With his dying breath, Fred Ery identified Floyd “Buzz” Fay as his murderer.
“Buzz did it,” he whispered to his wife, even though the assailant had covered his face and fled quickly from the scene.
Ery had been shot as he worked late in his small general store, but managed to give Buzz’s address shortly before he died on the operating table. Only a few hours later, the police had Buzz’s house in Ohio surrounded.
When Buzz was charged with aggravated murder, he did not seem particularly perturbed.
“I kept thinking, they’ll find the right person, they’ll get this straightened out, they’ll let me go tomorrow,” he told the Calgary Herald. “I wasn’t even going to hire a lawyer.”
The county prosecutors offered Buzz a deal: They would drop all charges if he agreed to take a polygraph — a lie detector test — to prove his innocence. Convinced the whole episode was one big mistake, Buzz readily agreed. He took two tests, but both suggested he was lying about his innocence. This, along with circumstantial evidence, sealed his 1979 conviction and he spent two-and-a-half years in prison for a murder he did not commit.
During his time in prison, Buzz studied the polygraph. He sent his results to a number of experts, but received wildly different interpretations. Determined to show the test was fallible, he developed a training exercise to help people fool the lie detector and after just 15 minutes of instruction, 23 out of 27 inmates beat the polygraph. Buzz was eventually exonerated, helped by the testimony of the real killer’s mother, and his case has become one of the most notorious episodes in the history of the technology.
The name “lie detector” is misleading in many ways. First, the polygraph does not actually detect lies, but, instead, measures arousal. It is based on the idea that we will be a little more stressed, with fleeting changes in blood pressure, sweat gland activation and respiration, when answering questions with lies compared to giving truthful responses. The majority of tests involve comparing responses to control questions that the interviewee will respond truthfully to (“Are you sitting in a chair?”) with responses to investigation-relevant questions (“Did you handle the money?”).
The “lie detection” part comes from an interpretation of the differences in arousal between these types of answers. However, physiological differences may arise for many reasons, not just from intentional deception — I may become more stressed if I worry that I will not be believed, or if the question concerns something that is naturally arousing — perhaps even just a question that contains highly emotional words.
Because there is no pattern of arousal that is unique to deception, the decision to classify a set of responses as untruthful is inevitably a leap from the shaky ground of ambiguous data into the fog of inference. As a result, techniques to “beat” a polygraph are simple and effective. The simplest strategy seems to be to increase arousal during the control questions, rather than trying to reduce arousal during deception, to eliminate any difference.
Second, if I want to know that someone is telling the truth or not, I want to make sure that the technology produces as few false positives and false negatives as possible. For example, just as I can correctly punish all criminals by throwing everyone in jail (innocents, or false positives, be damned), I could correctly “detect” 100 percent of lies just by classifying every answer as a falsehood.

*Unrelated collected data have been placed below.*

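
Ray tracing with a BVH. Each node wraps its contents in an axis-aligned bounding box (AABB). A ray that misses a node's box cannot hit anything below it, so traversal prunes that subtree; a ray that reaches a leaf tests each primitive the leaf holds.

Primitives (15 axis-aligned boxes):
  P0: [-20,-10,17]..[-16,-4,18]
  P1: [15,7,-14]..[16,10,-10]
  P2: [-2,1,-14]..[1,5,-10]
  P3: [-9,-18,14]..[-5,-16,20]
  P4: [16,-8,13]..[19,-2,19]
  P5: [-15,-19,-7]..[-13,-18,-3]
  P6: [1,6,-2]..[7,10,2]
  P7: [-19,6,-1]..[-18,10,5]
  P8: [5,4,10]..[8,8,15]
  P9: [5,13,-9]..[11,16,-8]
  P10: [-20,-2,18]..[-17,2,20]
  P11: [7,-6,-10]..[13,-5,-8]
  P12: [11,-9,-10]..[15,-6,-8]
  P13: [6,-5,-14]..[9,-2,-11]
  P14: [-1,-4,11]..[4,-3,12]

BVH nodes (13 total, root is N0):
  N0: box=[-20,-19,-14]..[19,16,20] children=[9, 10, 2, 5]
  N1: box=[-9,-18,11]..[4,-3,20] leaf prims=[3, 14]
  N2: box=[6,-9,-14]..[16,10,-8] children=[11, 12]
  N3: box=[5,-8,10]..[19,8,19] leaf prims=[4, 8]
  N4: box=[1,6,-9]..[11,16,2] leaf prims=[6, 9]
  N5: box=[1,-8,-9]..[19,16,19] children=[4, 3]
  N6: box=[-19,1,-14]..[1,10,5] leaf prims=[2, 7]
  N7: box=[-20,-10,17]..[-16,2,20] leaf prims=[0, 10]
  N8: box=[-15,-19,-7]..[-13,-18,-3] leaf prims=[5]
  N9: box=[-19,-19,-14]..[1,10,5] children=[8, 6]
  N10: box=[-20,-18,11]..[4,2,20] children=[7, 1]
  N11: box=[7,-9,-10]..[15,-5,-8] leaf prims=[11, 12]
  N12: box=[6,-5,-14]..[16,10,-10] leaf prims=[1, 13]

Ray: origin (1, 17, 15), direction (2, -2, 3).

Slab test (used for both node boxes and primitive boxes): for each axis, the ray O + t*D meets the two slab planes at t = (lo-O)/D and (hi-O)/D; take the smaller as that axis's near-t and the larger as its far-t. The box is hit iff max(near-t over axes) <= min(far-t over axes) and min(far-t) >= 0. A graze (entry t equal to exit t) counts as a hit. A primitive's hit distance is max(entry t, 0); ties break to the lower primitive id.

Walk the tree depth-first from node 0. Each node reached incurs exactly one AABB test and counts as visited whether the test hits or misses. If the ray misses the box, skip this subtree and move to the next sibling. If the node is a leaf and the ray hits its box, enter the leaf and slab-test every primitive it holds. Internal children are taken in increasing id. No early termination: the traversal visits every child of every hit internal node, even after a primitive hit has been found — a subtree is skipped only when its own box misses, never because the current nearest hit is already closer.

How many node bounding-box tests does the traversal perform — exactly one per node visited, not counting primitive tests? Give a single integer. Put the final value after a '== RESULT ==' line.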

Accuracy, however, requires a balance. Reviews of the scientific evidence by the National Research Council in the US and the British Psychological Society in the UK have indicated that the polygraph has an accuracy of about 85 percent when evaluating genuinely guilty people. Unfortunately, the accuracy is probably nearer to 50 percent (with results here varying greatly across studies) when attempting to do the same with genuinely innocent people.
However, despite the inherent unreliability of lie detectors, they have recently seen a rebirth. Even though the British have always been reticent about the technology, police in Hertfordshire, north of London, recently announced a trial using polygraphs to monitor convicted sex offenders. This is undoubtedly because recent studies have shown that offenders will actually produce more risk-relevant information during interviews when wired up to a polygraph than during a standard police interview.
Yet this is unlikely to be due to the technology itself; years of research have shown people are more truthful when wired up to a convincing, but fake machine — the so-called “bogus pipeline to the truth” effect.
A 2007 study by psychologist Theresa Gannon and colleagues at the University of Kent, England, tested exactly this effect with sex offenders. Child molesters who were attached to a bogus polygraph admitted higher levels of offense-facilitating thoughts and beliefs than those who were just given a standard interview.
So if it leads to more information, should not the police be using it? For those who want to base offender monitoring on a technique that relies on ignorance for its validity, it is unfortunate that none of these details is secret, as they have been discussed openly in scientific and lay forums for years.
Any form of risk management that relies on an offender not knowing about Google is inherently flawed, but perhaps more importantly, we have a responsibility to ensure that the police are not basing public safety on methods that are so easily fooled.
Vaughan Bell is senior research fellow at the Institute of Psychiatry at King’s College London.